AQUACULTURE THERAPEUTICS EVALUATION AT THE HKD-SNARC.

Authors: Straus, David - Dave; Griffin, Billy

Submitted to: Society of Environmental Toxicology and Chemistry (SETAC)
Publication Type: Abstract Only
Publication Acceptance Date: 7/15/2000
Publication Date: 11/6/2000
Citation: STRAUS, D.L., GRIFFIN, B.R. AQUACULTURE THERAPEUTICS EVALUATION AT THE HKD-SNARC. SOCIETY OF ENVIRONMENTAL TOXICOLOGY AND CHEMISTRY ABSTRACTS. 2000.

Interpretive Summary:

Technical Abstract: In the 1990/'s the United States Food and Drug Administration (FDA) - Center for Veterinary Medicine (CVM) increased it regulatory scrutiny of public and private aquaculture. TheCVM revised its procedures for issuing investigational new animal drug (INAD) drug exemptions and guidelines on therapeutic uses, questioned many previous rulings on aquaculture chemicals, and required that new data be provided to prove efficacy and to ensure their saftey to humans and the environment.

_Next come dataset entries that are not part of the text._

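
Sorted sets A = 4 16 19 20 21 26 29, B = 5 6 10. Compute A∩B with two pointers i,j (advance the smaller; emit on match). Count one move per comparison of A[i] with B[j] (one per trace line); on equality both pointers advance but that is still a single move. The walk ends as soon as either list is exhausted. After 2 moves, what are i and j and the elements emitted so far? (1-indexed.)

i=2, j=2, emitted=[]

[i=1,j=1] 4<5 → i++
[i=2,j=1] 16>5 → j++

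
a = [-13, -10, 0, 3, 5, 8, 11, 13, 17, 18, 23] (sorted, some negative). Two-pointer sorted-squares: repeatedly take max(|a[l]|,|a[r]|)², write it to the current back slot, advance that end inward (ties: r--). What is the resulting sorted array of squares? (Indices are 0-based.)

[0, 9, 25, 64, 100, 121, 169, 169, 289, 324, 529]

l=0 r=10: |-13|<=|23| out[10]=529, r--
l=0 r=9: |-13|<=|18| out[9]=324, r--
l=0 r=8: |-13|<=|17| out[8]=289, r--
l=0 r=7: |-13|<=|13| out[7]=169, r--
l=0 r=6: |-13|>|11| out[6]=169, l++
l=1 r=6: |-10|<=|11| out[5]=121, r--
l=1 r=5: |-10|>|8| out[4]=100, l++
l=2 r=5: |0|<=|8| out[3]=64, r--
l=2 r=4: |0|<=|5| out[2]=25, r--
l=2 r=3: |0|<=|3| out[1]=9, r--
l=2 r=2: |0|<=|0| out[0]=0, r--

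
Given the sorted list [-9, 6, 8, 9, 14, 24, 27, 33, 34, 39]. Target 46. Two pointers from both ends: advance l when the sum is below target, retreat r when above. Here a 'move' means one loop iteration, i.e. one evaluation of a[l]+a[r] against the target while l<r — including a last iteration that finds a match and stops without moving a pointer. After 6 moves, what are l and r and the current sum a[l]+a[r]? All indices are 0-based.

l=0 r=9: -9+39=30 <46, l++
l=1 r=9: 6+39=45 <46, l++
l=2 r=9: 8+39=47 >46, r--
l=2 r=8: 8+34=42 <46, l++
l=3 r=8: 9+34=43 <46, l++
l=4 r=8: 14+34=48 >46, r--

l=4, r=7, sum=47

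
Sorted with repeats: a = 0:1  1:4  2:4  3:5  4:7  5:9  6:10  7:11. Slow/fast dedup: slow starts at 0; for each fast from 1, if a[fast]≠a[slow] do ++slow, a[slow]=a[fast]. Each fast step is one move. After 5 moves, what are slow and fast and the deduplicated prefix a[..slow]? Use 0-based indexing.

(s=0,f=1) a[fast]=4≠a[slow]=1 write a[1]=4 → slow++,fast++
(s=1,f=2) a[fast]=4=a[slow] dup → fast++
(s=1,f=3) a[fast]=5≠a[slow]=4 write a[2]=5 → slow++,fast++
(s=2,f=4) a[fast]=7≠a[slow]=5 write a[3]=7 → slow++,fast++
(s=3,f=5) a[fast]=9≠a[slow]=7 write a[4]=9 → slow++,fast++

slow=4, fast=6, prefix=[1, 4, 5, 7, 9]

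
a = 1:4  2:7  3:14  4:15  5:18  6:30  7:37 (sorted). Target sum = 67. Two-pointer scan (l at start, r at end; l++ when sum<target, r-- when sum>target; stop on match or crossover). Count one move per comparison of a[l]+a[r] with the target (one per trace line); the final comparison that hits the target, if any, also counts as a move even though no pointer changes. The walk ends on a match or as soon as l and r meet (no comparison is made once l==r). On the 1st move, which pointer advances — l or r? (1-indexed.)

l=1 r=7: 4+37=41 <67, l++

l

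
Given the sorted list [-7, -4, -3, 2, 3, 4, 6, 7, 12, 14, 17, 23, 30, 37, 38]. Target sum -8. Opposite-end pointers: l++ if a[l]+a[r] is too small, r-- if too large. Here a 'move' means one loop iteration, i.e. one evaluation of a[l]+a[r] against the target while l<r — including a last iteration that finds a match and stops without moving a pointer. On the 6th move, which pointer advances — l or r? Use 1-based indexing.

r

l=1 r=15: -7+38=31 >-8, r--
l=1 r=14: -7+37=30 >-8, r--
l=1 r=13: -7+30=23 >-8, r--
l=1 r=12: -7+23=16 >-8, r--
l=1 r=11: -7+17=10 >-8, r--
l=1 r=10: -7+14=7 >-8, r--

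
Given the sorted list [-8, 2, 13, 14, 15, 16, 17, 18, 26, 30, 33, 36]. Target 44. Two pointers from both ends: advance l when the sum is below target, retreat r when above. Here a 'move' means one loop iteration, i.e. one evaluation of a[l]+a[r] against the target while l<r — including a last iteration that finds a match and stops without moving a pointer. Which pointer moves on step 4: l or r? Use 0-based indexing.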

To consider a new therapeutant for approval, the FDA requires data on efficacy, environmental risk, human food safety, product chemistry, mammalian toxicology, and target animal safety. Therapeutants being studied at the HKD-SNARC are copper sulfate, potassium permanganate and oxytetracycline. The required data have been submitted to the FDA for the use of copper sulfate to control Ichthyophthirius sp. on all fish; research has shown that this therapeutant is safe for the animal, efficacious, and is not a threat to humans or the environment. When approved, this will be the first new aquaculture therapeutant since formalin was approved in 1986. Current research focuses on potassium permanganate which could be used in a situation where copper sulfate would not be suitable.